As befitting of its rich history, Mali has a number of remarkable monuments to show. Dating back centuries, structures such as mosques, libraries and schools can be explored by visitors of the gallery. Some of the places available to view are The Great Mosque of Mopti, Tomb of Askia, The Great Mosque of Niono, Bandiagara Escarpment, Hamdallaye and others.

The highlight of the monumental showcase is The Great Mosque of Djenne, with its importance represented through the expansive space the mosque’s details takes up on the gallery. A UNESCO World Heritage Site, the city of Djenne is itself a Malian landmark, and famed, just like Timbuktu, for its involvement in the Saharan trade and as well Islamic movements that penetrated into Mali.

The Djenne mosque has a number of fascinating traditions.

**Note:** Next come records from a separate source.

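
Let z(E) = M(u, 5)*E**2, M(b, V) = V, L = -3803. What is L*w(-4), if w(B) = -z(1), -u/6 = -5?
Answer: 19015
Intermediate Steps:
u = 30 (u = -6*(-5) = 30)
z(E) = 5*E**2
w(B) = -5 (w(B) = -5*1**2 = -5)
L*w(-4) = -3803*(-5) = 19015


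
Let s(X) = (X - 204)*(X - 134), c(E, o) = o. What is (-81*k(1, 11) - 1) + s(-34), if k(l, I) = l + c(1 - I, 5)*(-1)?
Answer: 40307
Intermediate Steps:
k(l, I) = -5 + l (k(l, I) = l + 5*(-1) = l - 5 = -5 + l)
s(X) = (-204 + X)*(-134 + X)
(-81*k(1, 11) - 1) + s(-34) = (-81*(-5 + 1) - 1) + (27336 + (-34)**2 - 338*(-34)) = (-81*(-4) - 1) + (27336 + 1156 + 11492) = (324 - 1) + 39984 = 323 + 39984 = 40307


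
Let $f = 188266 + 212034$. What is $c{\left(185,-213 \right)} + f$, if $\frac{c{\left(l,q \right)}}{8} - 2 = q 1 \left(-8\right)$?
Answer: $413948$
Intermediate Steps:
$f = 400300$
$c{\left(l,q \right)} = 16 - 64 q$ ($c{\left(l,q \right)} = 16 + 8 q 1 \left(-8\right) = 16 + 8 q \left(-8\right) = 16 + 8 \left(- 8 q\right) = 16 - 64 q$)
$c{\left(185,-213 \right)} + f = \left(16 - -13632\right) + 400300 = \left(16 + 13632\right) + 400300 = 13648 + 400300 = 413948$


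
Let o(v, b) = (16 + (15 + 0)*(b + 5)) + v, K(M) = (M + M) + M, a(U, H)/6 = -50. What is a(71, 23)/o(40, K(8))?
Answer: -300/491 ≈ -0.61100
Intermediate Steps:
a(U, H) = -300 (a(U, H) = 6*(-50) = -300)
K(M) = 3*M (K(M) = 2*M + M = 3*M)
o(v, b) = 91 + v + 15*b (o(v, b) = (16 + 15*(5 + b)) + v = (16 + (75 + 15*b)) + v = (91 + 15*b) + v = 91 + v + 15*b)
a(71, 23)/o(40, K(8)) = -300/(91 + 40 + 15*(3*8)) = -300/(91 + 40 + 15*24) = -300/(91 + 40 + 360) = -300/491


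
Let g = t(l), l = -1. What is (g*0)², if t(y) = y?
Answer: 0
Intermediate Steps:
g = -1
(g*0)² = (-1*0)² = 0² = 0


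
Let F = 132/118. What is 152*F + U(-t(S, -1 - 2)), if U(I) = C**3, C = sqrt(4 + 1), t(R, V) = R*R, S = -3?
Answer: 10032/59 + 5*sqrt(5) ≈ 181.21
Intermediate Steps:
t(R, V) = R**2
C = sqrt(5) ≈ 2.2361
U(I) = 5*sqrt(5) (U(I) = (sqrt(5))**3 = 5*sqrt(5))
F = 66/59 (F = 132*(1/118) = 66/59 ≈ 1.1186)
152*F + U(-t(S, -1 - 2)) = 152*(66/59) + 5*sqrt(5) = 10032/59 + 5*sqrt(5)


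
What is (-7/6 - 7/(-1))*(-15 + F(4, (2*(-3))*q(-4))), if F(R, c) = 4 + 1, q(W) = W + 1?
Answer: -175/3 ≈ -58.333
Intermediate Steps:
q(W) = 1 + W
F(R, c) = 5
(-7/6 - 7/(-1))*(-15 + F(4, (2*(-3))*q(-4))) = (-7/6 - 7/(-1))*(-15 + 5) = (-7*⅙ - 7*(-1))*(-10) = (-7/6 + 7)*(-10) = (35/6)*(-10) = -175/3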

From its day-long music festival during a yearly replastering (to prevent its muddy structure being washed by rain) to its long association with magical practices, there’s a lot to check out within Google’s gallery. 


View this post on Instagram


A post shared by Google Arts & Culture (@googleartsculture)


To offer a modern perspective on art, there’s an appraisal of diverse artists expressing flair beyond the dusty streets of Mali. This section of the gallery has profiles on the contemporary creators Abdoulaye Konate, Opa Bathily, Souleymane Guindo, Seydou Camara, Ange Dakouo, Dramane Toloba, Aboubacar Traore, Mohamed Dembele, King Massassy and Mohamed Diawara. Their disciplines range from textile art to photography, painting and sculpture, influenced strongly by their navigation of the Malian landscape.

The artists also discuss their creations, sketching its motivations which range from the spiritual to sociopolitical and geographical. Movement and colour in the work of Mohamed Diabagate is discussed by the artist himself and, over a melancholic score Abdou Ouologuem tells the inspiration of Blue Death, his painting which poignantly echoes the confounding terror of the sea, and the many black lives it has claimed throughout history under different circumstances.